Con una nueva edición del Cyber a la vuelta de la esquina, el comercio electrónico en Chile se prepara para uno de los momentos de mayor facturación del año. Sin embargo, no todas las marcas logran capturar ese valor, y el problema no está en la demanda, sino en cómo están compitiendo.
Desde la industria del marketing digital, especialistas coinciden en un diagnóstico claro: muchas empresas siguen enfrentando el Cyber como un evento táctico, cuando en realidad es una instancia estratégica.
“El error no es invertir poco, es invertir mal. Vemos marcas que destinan grandes presupuestos a pauta durante el Cyber, pero sin una estrategia previa que sostenga esa inversión. Eso termina impactando directamente en la rentabilidad”, explican desde Böll, agencia especializada en marketing digital y posicionamiento.
Uno de los puntos más críticos es la falta de construcción de audiencias. En lugar de trabajar el funnel con anticipación, muchas marcas concentran todos sus esfuerzos en los días del evento, entrando tarde a competir.

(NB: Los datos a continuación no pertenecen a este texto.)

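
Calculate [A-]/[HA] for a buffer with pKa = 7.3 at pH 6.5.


[A-]/[HA] = 10^(pH - pKa)
= 10^(6.5 - 7.3)
= 0.1585

0.1585


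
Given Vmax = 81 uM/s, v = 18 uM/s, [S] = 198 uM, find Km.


Km = [S] * (Vmax - v) / v
Km = 198 * (81 - 18) / 18
Km = 693.0 uM

693.0 uM


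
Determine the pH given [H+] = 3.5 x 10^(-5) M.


pH = -log10([H+])
pH = -log10(3.5 x 10^(-5))
pH = 4.4559

4.4559


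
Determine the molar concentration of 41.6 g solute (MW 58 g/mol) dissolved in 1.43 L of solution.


C = (mass / MW) / volume
C = (41.6 / 58) / 1.43
C = 0.5016 M

0.5016 M


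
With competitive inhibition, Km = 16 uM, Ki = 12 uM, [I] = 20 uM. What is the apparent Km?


Km_app = Km * (1 + [I]/Ki)
Km_app = 16 * (1 + 20/12)
Km_app = 42.6667 uM

42.6667 uM


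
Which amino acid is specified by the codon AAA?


Standard genetic code lookup.
Codon AAA -> Lys

Lys


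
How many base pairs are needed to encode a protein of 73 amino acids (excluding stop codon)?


Each amino acid = 1 codon = 3 bp
bp = 73 * 3 = 219 bp

219 bp


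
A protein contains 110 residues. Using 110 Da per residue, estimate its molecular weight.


MW = n_residues * 110 Da
MW = 110 * 110
MW = 12100 Da

12100 Da


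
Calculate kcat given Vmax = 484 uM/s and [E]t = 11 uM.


kcat = Vmax / [E]t
kcat = 484 / 11
kcat = 44.0 s^-1

44.0 s^-1


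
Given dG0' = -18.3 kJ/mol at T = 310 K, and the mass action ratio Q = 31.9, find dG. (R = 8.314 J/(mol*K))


dG = dG0' + RT * ln(Q) / 1000
dG = -18.3 + 8.314 * 310 * ln(31.9) / 1000
dG = -9.3757 kJ/mol

-9.3757 kJ/mol


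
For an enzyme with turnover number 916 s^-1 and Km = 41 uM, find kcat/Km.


Catalytic efficiency = kcat / Km
= 916 / 41
= 22.3415 uM^-1*s^-1

22.3415 uM^-1*s^-1


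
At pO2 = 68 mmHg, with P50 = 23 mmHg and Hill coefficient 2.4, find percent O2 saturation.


Y = pO2^n / (P50^n + pO2^n)
Y = 68^2.4 / (23^2.4 + 68^2.4)
Y = 93.1%

93.1%


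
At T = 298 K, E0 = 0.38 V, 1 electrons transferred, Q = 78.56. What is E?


E = E0 - (RT/nF) * ln(Q)
E = 0.38 - (8.314 * 298 / (1 * 96485)) * ln(78.56)
E = 0.2679 V

0.2679 V


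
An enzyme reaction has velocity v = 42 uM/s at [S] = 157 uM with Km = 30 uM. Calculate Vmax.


Vmax = v * (Km + [S]) / [S]
Vmax = 42 * (30 + 157) / 157
Vmax = 50.0255 uM/s

50.0255 uM/s


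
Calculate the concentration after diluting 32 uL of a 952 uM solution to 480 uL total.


C2 = C1 * V1 / V2
C2 = 952 * 32 / 480
C2 = 63.4667 uM

63.4667 uM


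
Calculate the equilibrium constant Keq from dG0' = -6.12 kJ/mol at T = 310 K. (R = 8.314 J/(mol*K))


Keq = exp(-dG0 * 1000 / (R * T))
Keq = exp(-(-6.12) * 1000 / (8.314 * 310))
Keq = 10.7461

10.7461


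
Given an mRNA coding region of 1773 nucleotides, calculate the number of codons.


codons = nucleotides / 3
codons = 1773 / 3 = 591

591


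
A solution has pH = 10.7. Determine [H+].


[H+] = 10^(-pH)
[H+] = 10^(-10.7)
[H+] = 1.995e-11 M

1.995e-11 M


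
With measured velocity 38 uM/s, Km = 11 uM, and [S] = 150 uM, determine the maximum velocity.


Vmax = v * (Km + [S]) / [S]
Vmax = 38 * (11 + 150) / 150
Vmax = 40.7867 uM/s

40.7867 uM/s


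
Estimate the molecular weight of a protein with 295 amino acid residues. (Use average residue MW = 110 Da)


MW = n_residues * 110 Da
MW = 295 * 110
MW = 32450 Da

32450 Da


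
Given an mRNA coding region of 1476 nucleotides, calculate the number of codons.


codons = nucleotides / 3
codons = 1476 / 3 = 492

492


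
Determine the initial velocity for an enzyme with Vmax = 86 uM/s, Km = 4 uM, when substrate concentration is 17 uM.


v = Vmax * [S] / (Km + [S])
v = 86 * 17 / (4 + 17)
v = 69.619 uM/s

69.619 uM/s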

“El Cyber no es un punto de partida, es un punto de llegada. Las marcas que no llegan con audiencias trabajadas, terminan comprando tráfico frío a precios altos y compitiendo únicamente por descuento”, agregan.
A esto se suma una ejecución que, en muchos casos, no está a la altura del volumen que genera el evento. Problemas en la experiencia de usuario, procesos de compra poco optimizados o falta de claridad en la oferta siguen siendo barreras relevantes para la conversión.
Pero el problema de fondo es más estructural. Según los expertos, muchas marcas siguen midiendo el éxito del Cyber únicamente en ventas, dejando fuera variables clave como la adquisición de clientes, construcción de marca y eficiencia de inversión.
“Hay una obsesión por vender rápido, pero poca mirada en cuánto cuesta vender. El Cyber expone con mucha claridad qué marcas tienen una estrategia sólida y cuáles dependen exclusivamente de la promoción”, señalan.
En ese contexto, los especialistas coinciden en que el desafío ya no está en participar del Cyber, sino en cómo hacerlo de manera competitiva.
“El Cyber dejó de ser una oportunidad fácil. Hoy es un entorno altamente exigente, donde la diferencia no la hace el descuento, sino la estrategia completa detrás. Las marcas que entienden eso no solo venden más, venden mejor”, concluyen.